UN calls for restraint as tensions rise between India and Pakistan over Kashmir

Indian national flag and the former flag of Indian-Administered Kashmir.

Indian national flag and the former flag of Indian-Administered Kashmir. Source: Reuters

In a move described as the most wide-reaching in seven decades, India has scrapped Indian-controlled Kashmir's special constitutional autonomy.


In the seventy-two years since India and Pakistan gained independence from British rule, tens of thousands have been killed in the neighbouring countries' dispute over Kashmir.

When Britain left in 1947 and India and Pakistan were partitioned, Kashmir state initially decided to be independent of both countries before ceding to India later that year.

Ever since, there has been a succession of skirmishes between the two nuclear powers over the region; a proposed UN plebiscite on the issue never happened in either India-administered or Pakistan-administered Kashmir.

While a line of control was drawn in 1972 after three wars between India and Pakistan, and several ceasefires declared, the violence the valley has persisted.

As recently as February a suicide bomber rammed a car into a bus in Kashmir, killing forty Indian paramilitary police on board, and heightening tensions.

Now, India-Pakistan ties have been further strained after India announced it would revoke constitutional provisions that allows the Indian controlled state of Jammu and Kashmir to make its own laws.

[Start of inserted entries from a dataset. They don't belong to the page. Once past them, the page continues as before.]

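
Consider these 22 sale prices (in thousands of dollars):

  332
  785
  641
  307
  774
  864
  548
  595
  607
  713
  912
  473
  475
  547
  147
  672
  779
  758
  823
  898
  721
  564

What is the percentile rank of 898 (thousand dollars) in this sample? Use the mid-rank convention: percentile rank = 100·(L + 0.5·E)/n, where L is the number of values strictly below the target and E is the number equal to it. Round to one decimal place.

93.2

Sorted: 147, 307, 332, 473, 475, 547, 548, 564, 595, 607, 641, 672, 713, 721, 758, 774, 779, 785, 823, 864, 898, 912.
Count below 898: L = 20; count equal: E = 1; n = 22.
Percentile rank = 100·(20 + 0.5·1)/22 = 100·20.5/22 = 93.18.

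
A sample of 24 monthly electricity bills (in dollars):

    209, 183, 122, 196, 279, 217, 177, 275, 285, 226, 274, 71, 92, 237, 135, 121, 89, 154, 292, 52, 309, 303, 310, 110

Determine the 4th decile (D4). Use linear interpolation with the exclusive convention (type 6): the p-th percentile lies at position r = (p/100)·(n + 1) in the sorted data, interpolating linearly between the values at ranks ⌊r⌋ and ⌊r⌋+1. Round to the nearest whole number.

177

Sorted: 52, 71, 89, 92, 110, 121, 122, 135, 154, 177, 183, 196, 209, 217, 226, 237, 274, 275, 279, 285, 292, 303, 309, 310.
n = 24.
r = (40/100)·(24 + 1) = 10.
r is an integer, so P40 is the value at rank 10: 177.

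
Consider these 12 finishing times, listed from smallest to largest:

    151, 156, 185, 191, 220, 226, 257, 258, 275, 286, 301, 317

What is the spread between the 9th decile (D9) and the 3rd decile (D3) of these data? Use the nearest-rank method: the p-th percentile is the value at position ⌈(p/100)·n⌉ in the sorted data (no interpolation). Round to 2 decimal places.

110.00

n = 12.
P30: rank ⌈30/100·12⌉ = 4 → 191.
P90: rank ⌈90/100·12⌉ = 11 → 301.
Difference: 301 − 191 = 110.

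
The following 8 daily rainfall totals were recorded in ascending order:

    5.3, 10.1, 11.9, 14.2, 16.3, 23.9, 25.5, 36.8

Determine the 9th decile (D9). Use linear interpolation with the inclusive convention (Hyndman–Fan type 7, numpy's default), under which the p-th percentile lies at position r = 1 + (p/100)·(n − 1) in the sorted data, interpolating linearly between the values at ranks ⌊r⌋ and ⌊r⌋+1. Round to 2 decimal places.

28.89

n = 8.
r = 1 + (90/100)·(8 − 1) = 1 + 6.3 = 7.3.
Rank 7 is 25.5 and rank 8 is 36.8.
Interpolate: 25.5 + 0.3·(36.8 − 25.5) = 25.5 + 0.3·11.3 = 28.89.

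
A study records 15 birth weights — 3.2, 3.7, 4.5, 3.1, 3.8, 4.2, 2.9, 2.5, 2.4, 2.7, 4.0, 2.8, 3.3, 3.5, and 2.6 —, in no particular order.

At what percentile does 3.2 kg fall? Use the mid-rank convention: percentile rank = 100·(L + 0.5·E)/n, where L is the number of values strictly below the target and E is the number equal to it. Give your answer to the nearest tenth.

50.0

Sorted: 2.4, 2.5, 2.6, 2.7, 2.8, 2.9, 3.1, 3.2, 3.3, 3.5, 3.7, 3.8, 4.0, 4.2, 4.5.
Count below 3.2: L = 7; count equal: E = 1; n = 15.
Percentile rank = 100·(7 + 0.5·1)/15 = 100·7.5/15 = 50.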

Crucially the changes would scrap laws limiting property purchases and ownership to Kashmir residents - an important regulation for India's only Muslim-majority state in resisting a demographic balance - which brings it in line with the rest of the country.

Welcoming this decision, a Kashmiri now living in Delhi said, "Our 30 years of banishment has ended. The most important thing is that now Jammu and Kashmir will prosper. Today is the actual independence. It is a historic and very good step for us that Article 370 has been scrapped."